The pond holds approximately 600 gallons of water with pipes underneath and heating units to keep the water warm.

“I’m very appreciative of the work they put into building the display,” Lutnesky said. “Once workers at the Physical Plant knew it was for the kids, they put a lot of effort into the display.”

Steps next to the display were created so children can get a better view of the Caiman.

The Caiman was donated to the museum exhibit about a year ago. Lutnesky said he doesn’t know much about the history of the reptile and that’s one of the reasons it’s hard to determine the age. According to Lutnesky, the age can’t be determined merely by size because temperature and surroundings affect its growth.

“Of what I know, it was living in a garage in Lubbock,” Lutnesky said. “I imagine it outgrew its surroundings and needed a place to stay. Sometimes people buy them as pets and can no longer raise them, especially because of the Caiman’s aggressive behavior.”

Huie Brown, a science technician, has been handling the Caiman and said he’ll be glad once it’s in the display. Brown warms up chicken, beef and pork and feeds it to the Caiman two to three times a week.

“This has been a learning experience for me,” Brown said. “At first I thought to myself, ‘I don’t remember this being in my job description.’

“You have to be careful around it. It’s aggressive. It’s one of the top predators in it’s environment.”

Lutnesky said he and Brown will move the 3 1/2 foot Caiman from a water tank in a research room behind the Science Building to the museum. He said the Caiman will be carried with a leash keeping its snout shut.

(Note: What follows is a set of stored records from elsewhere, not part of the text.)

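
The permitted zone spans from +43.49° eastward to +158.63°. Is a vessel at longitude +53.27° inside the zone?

Yes

Band width going east from +43.49° to +158.63°: ((158.63 − 43.49) mod 360) = 115.14°.
Offset of +53.27° east of the west edge: ((53.27 − 43.49) mod 360) = 9.78°.
9.78° ≤ 115.14° ⇒ inside.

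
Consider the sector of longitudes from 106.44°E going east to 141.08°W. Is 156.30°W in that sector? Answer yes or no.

Yes

Band width going east from +106.44° to -141.08°: ((-141.08 − 106.44) mod 360) = 112.48°.
Offset of -156.30° east of the west edge: ((-156.30 − 106.44) mod 360) = 97.26°.
97.26° ≤ 112.48° ⇒ inside.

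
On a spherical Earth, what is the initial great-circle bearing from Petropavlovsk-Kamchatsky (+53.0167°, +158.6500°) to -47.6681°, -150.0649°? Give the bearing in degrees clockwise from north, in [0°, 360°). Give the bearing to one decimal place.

146.1°

Δλ = -150.0649 − 158.6500 = -308.7149°; wrapped into (−180°, 180°]: 51.2851°.
θ = atan2( sin Δλ · cos φ₂ , cos φ₁ · sin φ₂ − sin φ₁ · cos φ₂ · cos Δλ )
  = atan2(0.52545, -0.78117) = 146.074° → normalised to [0°, 360°): 146.074°.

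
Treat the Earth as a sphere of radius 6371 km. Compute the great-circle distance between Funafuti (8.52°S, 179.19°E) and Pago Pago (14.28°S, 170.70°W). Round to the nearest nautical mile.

688 nmi

Δλ = -170.70 − 179.19 = -349.89°; wrapped into (−180°, 180°]: 10.11°.
Δφ = -14.28 − -8.52 = -5.76°.
a = sin²(Δφ/2) + cos φ₁ · cos φ₂ · sin²(Δλ/2) = 0.009965.
c = 2·atan2(√a, √(1−a)) = 0.19999 rad → d = 6371·c ≈ 1274.11 km ≈ 687.96 nmi.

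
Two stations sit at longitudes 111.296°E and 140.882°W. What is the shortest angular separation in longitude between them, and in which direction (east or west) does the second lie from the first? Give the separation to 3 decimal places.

107.822° east

Raw difference: -140.882 − 111.296 = -252.178°.
Normalise into (−180°, 180°]: -252.178° + 360° = 107.822°.
Positive ⇒ the second point lies to the east; separation 107.822°.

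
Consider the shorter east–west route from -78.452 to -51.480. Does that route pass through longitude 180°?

Signed shortest Δλ = ((-51.480 − -78.452 + 180) mod 360) − 180 = 26.972°.
Going east by 26.972° from -78.452° reaches -51.480° without touching 180°.

No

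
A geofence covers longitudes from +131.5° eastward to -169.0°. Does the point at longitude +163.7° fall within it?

Band width going east from +131.5° to -169.0°: ((-169.0 − 131.5) mod 360) = 59.5°.
Offset of +163.7° east of the west edge: ((163.7 − 131.5) mod 360) = 32.2°.
32.2° ≤ 59.5° ⇒ inside.

Yes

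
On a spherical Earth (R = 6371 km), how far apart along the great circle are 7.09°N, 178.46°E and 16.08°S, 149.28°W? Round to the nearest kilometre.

Δλ = -149.28 − 178.46 = -327.74°; wrapped into (−180°, 180°]: 32.26°.
Δφ = -16.08 − 7.09 = -23.17°.
a = sin²(Δφ/2) + cos φ₁ · cos φ₂ · sin²(Δλ/2) = 0.113925.
c = 2·atan2(√a, √(1−a)) = 0.68858 rad → d = 6371·c ≈ 4386.94 km.

4387 km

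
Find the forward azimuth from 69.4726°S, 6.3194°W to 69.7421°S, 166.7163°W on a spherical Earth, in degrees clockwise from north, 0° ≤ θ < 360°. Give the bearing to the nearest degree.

Δλ = -166.7163 − -6.3194 = -160.3969°.
θ = atan2( sin Δλ · cos φ₂ , cos φ₁ · sin φ₂ − sin φ₁ · cos φ₂ · cos Δλ )
  = atan2(-0.11617, -0.63443) = -169.624° → normalised to [0°, 360°): 190.376°.

190°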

The Caiman hissed on Wednesday to show its discontent for any people who approached it.

“When we first got it, it just crawled around,” Lutnesky said. “There are times now when I have a foot stool as a shield and it jumps into it when we are draining the tank. It’s aggression shows that it’s healthy.”

Lutnesky said the reptile is one of the features brought in to attract people to the museum. Lutnesky said a long-nose Gar was caught in the Pecos River in Fort Sumner and is swimming in one of the tanks. Lutnesky said the fish is normally found in southern New Mexico waters.

The Gar is an ancient fish with a needle-like nose, armor scales, and long body. The aggressive fish also has sharp teeth. A snapping turtle is also on display at the museum and through a naming contest was given the name Turlock.

According to Lutnesky, there will also be a naming contest for the Caiman once it is in the display.